The Torrance Police Department has again come under scrutiny over racist and homophobic text messages officers in the department shared. The recently obtained documents reveal the officers discussed lynching people and fatally shooting Black minors.
The excessively redacted documents, which were obtained by the Los Angeles Times, contained 390 “anti-Semitic, racist, homophobic or transphobic remarks” the department’s officers purportedly made between 2018 and 2020. The officers also shared racist cartoons of Black and Latino people living in the city.
Court documents revealed a group of officers mocked the family of a Black man their colleagues fatally shot. The officers exchanged those texts when Christopher DeAndre Mitchell’s family gathered at the police station to protest his killing. The deceased Black was fatally shot in 2018 after officers confronted him while he was in a stolen vehicle.
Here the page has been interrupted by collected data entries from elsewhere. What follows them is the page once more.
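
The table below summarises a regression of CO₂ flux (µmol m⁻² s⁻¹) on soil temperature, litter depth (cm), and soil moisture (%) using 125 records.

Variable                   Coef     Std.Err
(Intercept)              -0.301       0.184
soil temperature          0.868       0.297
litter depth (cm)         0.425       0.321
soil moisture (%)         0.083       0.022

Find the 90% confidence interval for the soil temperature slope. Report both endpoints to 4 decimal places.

(0.3757, 1.3603)

Read off: b = 0.868, SE = 0.297 for soil temperature.
df = n − k − 1 = 125 − 3 − 1 = 121.
t* = t_{0.05, 121} = 1.657544.
Margin = t* × SE = 1.657544 × 0.297 = 0.492291.
CI: 0.868 ± 0.492291 → (0.3757, 1.3603).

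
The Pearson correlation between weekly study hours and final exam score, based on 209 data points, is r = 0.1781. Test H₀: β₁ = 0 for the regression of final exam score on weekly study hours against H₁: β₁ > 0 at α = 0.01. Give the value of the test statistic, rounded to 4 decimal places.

t = 2.6040

t = r·√(n − 2)/√(1 − r²) = 0.1781·√207/√0.96828 = 2.6040.
df = n − 2 = 207.
One-sided p ≈ 0.0049, which is < 0.01, so reject H₀.
There is evidence of a linear association between weekly study hours and final exam score.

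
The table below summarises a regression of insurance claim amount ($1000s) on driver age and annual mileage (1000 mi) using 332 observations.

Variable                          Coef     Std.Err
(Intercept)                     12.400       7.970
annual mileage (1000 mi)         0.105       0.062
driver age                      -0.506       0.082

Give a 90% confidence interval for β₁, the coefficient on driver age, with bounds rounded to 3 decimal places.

Read off: b = -0.506, SE = 0.082 for driver age.
df = n − k − 1 = 332 − 2 − 1 = 329.
t* = t_{0.05, 329} = 1.649498.
Margin = t* × SE = 1.649498 × 0.082 = 0.13526.
CI: -0.506 ± 0.13526 → (-0.641, -0.371).

(-0.641, -0.371)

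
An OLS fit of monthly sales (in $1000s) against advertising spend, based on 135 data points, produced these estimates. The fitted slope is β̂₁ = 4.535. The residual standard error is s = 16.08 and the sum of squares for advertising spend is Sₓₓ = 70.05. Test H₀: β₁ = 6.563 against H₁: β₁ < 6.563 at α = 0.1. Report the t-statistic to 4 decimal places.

SE(β̂₁) = s/√Sₓₓ = 16.08/√70.05 = 1.92124.
t = (4.535 − 6.563) / 1.92124 = -1.0556.
df = n − 2 = 133.
One-sided p ≈ 0.1465, which is ≥ 0.1, so fail to reject H₀.
The data do not give significant evidence that the true slope on advertising spend is below 6.563 $1000s per unit.

t = -1.0556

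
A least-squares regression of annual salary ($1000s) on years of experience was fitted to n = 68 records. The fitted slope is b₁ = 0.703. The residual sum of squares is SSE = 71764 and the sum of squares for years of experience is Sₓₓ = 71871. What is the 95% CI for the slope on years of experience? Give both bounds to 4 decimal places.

(0.4574, 0.9486)

MSE = SSE/(n − 2) = 71764/66 = 1087.33.
SE(b₁) = √(MSE/Sₓₓ) = √(1087.33/71871) = 0.123.
df = n − 2 = 66.
t* = t_{0.025, 66} = 1.996564.
Margin = t* × SE = 1.996564 × 0.123 = 0.245577.
CI: 0.703 ± 0.245577 → (0.4574, 0.9486).
With 95% confidence, each one-unit increase in years of experience is associated with a change of between 0.4574 and 0.9486 $1000s in annual salary.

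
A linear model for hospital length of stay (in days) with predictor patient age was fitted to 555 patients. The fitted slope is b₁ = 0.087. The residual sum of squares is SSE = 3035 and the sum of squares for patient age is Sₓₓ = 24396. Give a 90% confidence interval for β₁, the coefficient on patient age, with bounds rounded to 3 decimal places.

MSE = SSE/(n − 2) = 3035/553 = 5.48825.
SE(b₁) = √(MSE/Sₓₓ) = √(5.48825/24396) = 0.0149988.
df = n − 2 = 553.
t* = t_{0.05, 553} = 1.647614.
Margin = t* × SE = 1.647614 × 0.0149988 = 0.02471.
CI: 0.087 ± 0.02471 → (0.062, 0.112).
With 90% confidence, each one-unit increase in patient age is associated with a change of between 0.062 and 0.112 days in hospital length of stay.

(0.062, 0.112)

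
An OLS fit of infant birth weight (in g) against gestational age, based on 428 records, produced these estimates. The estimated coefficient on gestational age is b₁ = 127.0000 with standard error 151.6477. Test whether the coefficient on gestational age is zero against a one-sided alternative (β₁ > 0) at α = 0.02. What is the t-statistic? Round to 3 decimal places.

t = 0.837

H₀: β₁ = 0 vs H₁: β₁ > 0.
t = (b₁ − β₁⁰)/SE = 127.0000 / 151.6477 = 0.837.
df = n − 2 = 428 − 2 = 426.
One-sided p ≈ 0.2014, which is ≥ 0.02, so fail to reject H₀.
The data do not give significant evidence that the true slope on gestational age is positive.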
The two officers who fatally shot Mitchell reportedly partook in the conversation when the Black man’s family and supporters went to the station to protest.
“Was going to tell you all those [N-word] family members are all pissed off in front of the station,” one of the officers texted.
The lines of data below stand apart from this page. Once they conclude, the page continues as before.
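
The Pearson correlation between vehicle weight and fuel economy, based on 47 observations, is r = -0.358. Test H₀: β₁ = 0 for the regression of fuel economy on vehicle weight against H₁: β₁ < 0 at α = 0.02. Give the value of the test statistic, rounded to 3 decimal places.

t = -2.572

t = r·√(n − 2)/√(1 − r²) = -0.358·√45/√0.871836 = -2.572.
df = n − 2 = 45.
One-sided p ≈ 0.0067, which is < 0.02, so reject H₀.
There is evidence of a linear association between vehicle weight and fuel economy.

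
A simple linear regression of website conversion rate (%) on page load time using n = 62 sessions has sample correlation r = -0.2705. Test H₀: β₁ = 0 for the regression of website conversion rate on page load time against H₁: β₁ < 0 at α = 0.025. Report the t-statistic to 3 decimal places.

t = -2.176

t = r·√(n − 2)/√(1 − r²) = -0.2705·√60/√0.92683 = -2.176.
df = n − 2 = 60.
One-sided p ≈ 0.0167, which is < 0.025, so reject H₀.
There is evidence of a linear association between page load time and website conversion rate.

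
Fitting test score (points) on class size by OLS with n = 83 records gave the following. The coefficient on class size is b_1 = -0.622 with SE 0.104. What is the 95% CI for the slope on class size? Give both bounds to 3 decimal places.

(-0.829, -0.415)

df = n − 2 = 83 − 2 = 81.
t* = t_{0.025, 81} = 1.989686.
Margin = t* × SE = 1.989686 × 0.104 = 0.20693.
CI: -0.622 ± 0.20693 → (-0.829, -0.415).
With 95% confidence, each one-unit increase in class size is associated with a change of between -0.829 and -0.415 points in test score.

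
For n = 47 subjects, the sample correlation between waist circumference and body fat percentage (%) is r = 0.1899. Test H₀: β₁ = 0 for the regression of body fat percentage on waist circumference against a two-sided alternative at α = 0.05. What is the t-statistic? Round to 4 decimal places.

t = 1.2975

t = r·√(n − 2)/√(1 − r²) = 0.1899·√45/√0.963938 = 1.2975.
df = n − 2 = 45.
Two-sided p ≈ 0.2011, which is ≥ 0.05, so fail to reject H₀.
The data do not give significant evidence of a linear association between waist circumference and body fat percentage.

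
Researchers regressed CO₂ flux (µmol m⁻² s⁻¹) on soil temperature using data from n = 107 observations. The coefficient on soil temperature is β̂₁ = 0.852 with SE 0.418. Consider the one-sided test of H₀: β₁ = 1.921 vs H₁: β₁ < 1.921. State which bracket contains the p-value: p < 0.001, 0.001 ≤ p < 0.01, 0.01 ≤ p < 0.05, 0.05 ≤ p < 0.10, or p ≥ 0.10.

0.001 ≤ p < 0.01

t = (0.852 − 1.921) / 0.418 = -2.557.
df = n − 2 = 107 − 2 = 105.
One-sided p = P(T_{105} < t) ≈ 0.0060.
So 0.001 ≤ p < 0.01.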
The documents also revealed the officers discussed what they were going to do if the names of those behind Mitchell’s shooting death were disclosed. “Gun cleaning Party at my house when they release my name??” one officer questioned.
“Yes absolutely let’s all just post in your yard with lawn chairs in a [firing] squad,” replied another.
In the wake of Mitchell’s death and the protests that ensued, the officers also discussed harming the Black man’s family as well as their supporters.
And in a separate texting incident, an officer with the department called a Black child a “nigglet.”
Some eight months ago, the Los Angeles Times initially shared a part of racist and homophobic text messages that about a dozen Torrance police officers shared. The California attorney general’s office initiated an investigation in the wake of the scandal.
Authorities are dismissing criminal cases that were handled by the officers involved in the text scandal. The city has also had to fork out over $10 million to settle lawsuits that were filed against the officers.
But most of the officers involved in the text scandal are still with the police department. There is reportedly little to also show that the department has taken strides to implement reform after the scandal came to light.